A Nazi-looted Baroque masterpiece that turned up on the art market five years ago was returned last week to its owner, who plans to donate it to the Los Angeles County Museum of Art, it was reported Tuesday
The life-size figure of St. Catherine of Alexandria, painted in Genoa around 1615 by Bernardo Strozzi, was installed Monday in the third floor galleries for European art, the Los Angeles Times reported on its website. The painting is estimated at between $2.5 million and $3 million.
It is highly unusual for a major painting plundered from a private party during wartime to be given to a museum upon restitution rather than be sold to settle claims from multiple heirs. It was returned to its owner on Friday.
The restitution of the Strozzi by an Italian court was made to Philippa Calnan, the original owner's sole direct descendant. Calnan, a retired public affairs director at LACMA and the J. Paul Getty Trust, is making the gift to the museum.
The luxurious picture is a testament to Counter-Reformation fervor within the Catholic Church. The figure is painted in iridescent tones of pale violet, rose, creamy white and gold, accented with bursts of crimson and green and emerging in a blaze of clear light from a dark background.

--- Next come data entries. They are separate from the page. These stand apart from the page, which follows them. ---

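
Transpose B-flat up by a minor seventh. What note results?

Ab

B up a major seventh is A#, so the target letter is A.
From Bb, a minor seventh is 10 semitones up: Ab.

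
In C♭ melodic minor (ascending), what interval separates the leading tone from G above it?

The leading tone of Cb melodic minor (ascending) is Bb.
Bb up to G: letters B→G make it a sixth; 9 semitones makes it major.

major sixth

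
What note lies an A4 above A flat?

D

A up a perfect fourth is D, so the target letter is D.
From Ab, an augmented fourth is 6 semitones up: D.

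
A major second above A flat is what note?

Bb

A second above A lands on the letter B.
A major second spans 2 semitones, so Ab moves to pitch class 10. On the letter B that is Bb.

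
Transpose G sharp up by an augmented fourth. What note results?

C##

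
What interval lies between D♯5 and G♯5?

Counting letters D–E–F–G gives a fourth.
D#→G# = 5 semitones, exactly the perfect fourth.

perfect fourth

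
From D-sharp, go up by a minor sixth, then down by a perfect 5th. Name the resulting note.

A minor sixth up from D# is B (letter B, 8 semitones up).
A perfect fifth down from B is E (letter E, 7 semitones down).

E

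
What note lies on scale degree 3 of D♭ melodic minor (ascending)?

The Db melodic minor (ascending) scale runs Db Eb Fb Gb Ab Bb C.
Degree 3 is Fb.

Fb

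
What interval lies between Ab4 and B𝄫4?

Counting letters A–B gives a second.
Ab→Bbb = 1 semitone, 1 narrower than the major second (2), so minor.

minor second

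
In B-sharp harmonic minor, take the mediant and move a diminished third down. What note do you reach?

B##

The mediant of B# harmonic minor is D#.
A diminished third (2 semitones) below D# lands on the letter B, giving B##.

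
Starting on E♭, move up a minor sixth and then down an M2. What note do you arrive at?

Bbb

A minor sixth up from Eb is Cb (letter C, 8 semitones up).
A major second down from Cb is Bbb (letter B, 2 semitones down).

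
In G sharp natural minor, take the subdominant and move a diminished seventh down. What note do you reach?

D##

The subdominant of G# natural minor is C#.
A diminished seventh (9 semitones) below C# lands on the letter D, giving D##.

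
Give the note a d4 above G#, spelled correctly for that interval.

C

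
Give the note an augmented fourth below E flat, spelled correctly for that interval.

E down a perfect fourth is B, so the target letter is B.
From Eb, an augmented fourth is 6 semitones down: Bbb.

Bbb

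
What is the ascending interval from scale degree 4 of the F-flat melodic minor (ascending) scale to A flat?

Scale degree 4 of Fb melodic minor (ascending) is Bbb.
Bbb up to Ab: letters B→A make it a seventh; 11 semitones makes it major.

major seventh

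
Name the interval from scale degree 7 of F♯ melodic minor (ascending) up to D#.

minor seventh

Scale degree 7 of F# melodic minor (ascending) is E#.
E# up to D#: letters E→D make it a seventh; 10 semitones makes it minor.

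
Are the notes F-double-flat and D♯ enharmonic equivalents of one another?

Fbb = pitch class 3 and D# = pitch class 3 — the same pitch class, so they are enharmonic equivalents.

Yes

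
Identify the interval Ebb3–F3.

augmented second

Counting letters E–F gives a second.
Ebb→F = 3 semitones, 1 wider than the major second (2), so augmented.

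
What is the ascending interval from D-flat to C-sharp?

augmented seventh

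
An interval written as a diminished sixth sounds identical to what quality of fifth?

perfect

A diminished sixth spans 7 semitones.
A fifth spanning 7 semitones is perfect (the perfect fifth is 7).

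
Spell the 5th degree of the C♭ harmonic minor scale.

The Cb harmonic minor scale runs Cb Db Ebb Fb Gb Abb Bb.
Degree 5 is Gb.

Gb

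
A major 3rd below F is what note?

Db

F down a major third is Db, so the target letter is D.
From F, a major third is 4 semitones down: Db.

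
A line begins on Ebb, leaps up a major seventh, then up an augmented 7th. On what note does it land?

C#

A major seventh up from Ebb is Db (letter D, 11 semitones up).
An augmented seventh up from Db is C# (letter C, 12 semitones up).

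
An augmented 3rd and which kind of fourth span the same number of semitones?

perfect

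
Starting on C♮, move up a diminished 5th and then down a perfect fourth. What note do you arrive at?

A diminished fifth up from C is Gb (letter G, 6 semitones up).
A perfect fourth down from Gb is Db (letter D, 5 semitones down).

Db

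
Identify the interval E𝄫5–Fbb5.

minor second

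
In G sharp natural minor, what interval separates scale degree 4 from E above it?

Scale degree 4 of G# natural minor is C#.
C# up to E: letters C→E make it a third; 3 semitones makes it minor.

minor third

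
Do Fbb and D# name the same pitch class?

Fbb is pitch class 3; D# is pitch class 3.
All spellings map to pitch class 3, so they are enharmonically equivalent.

Yes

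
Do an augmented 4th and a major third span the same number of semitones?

An augmented fourth spans 6 semitones; a major third spans 4.
The spans differ, so they are not enharmonic equivalents.

No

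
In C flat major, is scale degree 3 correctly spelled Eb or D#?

Each scale degree takes a distinct letter name. Degree 3 of a scale on C must use the letter E.
Eb and D# are enharmonically the same pitch, but only Eb uses the letter E, so it is the correct spelling here.

Eb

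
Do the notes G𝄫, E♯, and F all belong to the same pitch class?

Gbb = pitch class 5 and E# = pitch class 5 and F = pitch class 5 — the same pitch class, so they are enharmonic equivalents.

Yes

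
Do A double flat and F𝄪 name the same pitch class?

Abb = pitch class 7 and F## = pitch class 7 — the same pitch class, so they are enharmonic equivalents.

Yes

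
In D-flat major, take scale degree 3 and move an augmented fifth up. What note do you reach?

C#

Scale degree 3 of Db major is F.
An augmented fifth (8 semitones) above F lands on the letter C, giving C#.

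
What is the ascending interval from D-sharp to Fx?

Counting letters D–E–F gives a third.
D#→F## = 4 semitones, exactly the major third.

major third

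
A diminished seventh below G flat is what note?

A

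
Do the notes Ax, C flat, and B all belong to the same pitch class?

Yes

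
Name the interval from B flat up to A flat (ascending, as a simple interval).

minor seventh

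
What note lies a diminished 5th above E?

Bb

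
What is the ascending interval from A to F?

minor sixth

Counting letters A–B–C–D–E–F gives a sixth.
A→F = 8 semitones, 1 narrower than the major sixth (9), so minor.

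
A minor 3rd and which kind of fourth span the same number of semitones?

doubly diminished

A minor third spans 3 semitones.
A fourth spanning 3 semitones is doubly diminished (the perfect fourth is 5).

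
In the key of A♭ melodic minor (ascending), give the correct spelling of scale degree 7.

Degree 7 takes the letter 6 steps above A, which is G.
In melodic minor (ascending), degree 7 sits 11 semitones above the tonic. Ab + 11 semitones is pitch class 7, spelled on G as G.

G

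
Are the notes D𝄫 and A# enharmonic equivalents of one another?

No

Dbb is pitch class 0; A# is pitch class 10.
The pitch classes differ (0 vs. 10), so they are not enharmonic equivalents.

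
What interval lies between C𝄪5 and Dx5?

Counting letters C–D gives a second.
C##→D## = 2 semitones, exactly the major second.

major second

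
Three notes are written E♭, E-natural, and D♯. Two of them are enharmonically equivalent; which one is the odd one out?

In 12-tone equal temperament, enharmonic equivalents share a pitch class. Eb is pitch class 3; E is pitch class 4; D# is pitch class 3.
Eb and D# share pitch class 3, while E is pitch class 4.

E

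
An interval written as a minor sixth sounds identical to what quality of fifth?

A minor sixth spans 8 semitones.
A fifth spanning 8 semitones is augmented (the perfect fifth is 7).

augmented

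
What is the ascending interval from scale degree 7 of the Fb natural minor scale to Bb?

augmented fifth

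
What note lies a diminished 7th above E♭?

Dbb

E up a major seventh is D#, so the target letter is D.
From Eb, a diminished seventh is 9 semitones up: Dbb.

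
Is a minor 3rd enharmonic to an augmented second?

A minor third spans 3 semitones; an augmented second spans 3.
They are enharmonically equivalent.

Yes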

The painting, among Strozzi's supreme early achievements, disappeared after the 1943 Nazi occupation of Florence, one of nearly a dozen works stolen from the collection assembled by Charles A. Loeser, an American expatriate and heir to a Brooklyn department store fortune. Loeser moved to Italy in 1890 and died in 1928, according to The Times.
Ten years after Loeser's death, prior to the outbreak of World War II, Mussolini's fascist government passed a series of anti-Jewish "racial laws." Loeser's widow, daughter, son-in-law and granddaughter left Florence before the German occupation, leaving behind valuable works of art restricted from leaving Italy. The painting vanished in April 1944, after the Nazi prefect set up headquarters in the family's Villa Torri di Gattaia, located on the city's highest hill.
Painted when Strozzi was in his early 30s, the picture needs cleaning but appears to be in good condition, LACMA conservator Joseph Fronek told The Times.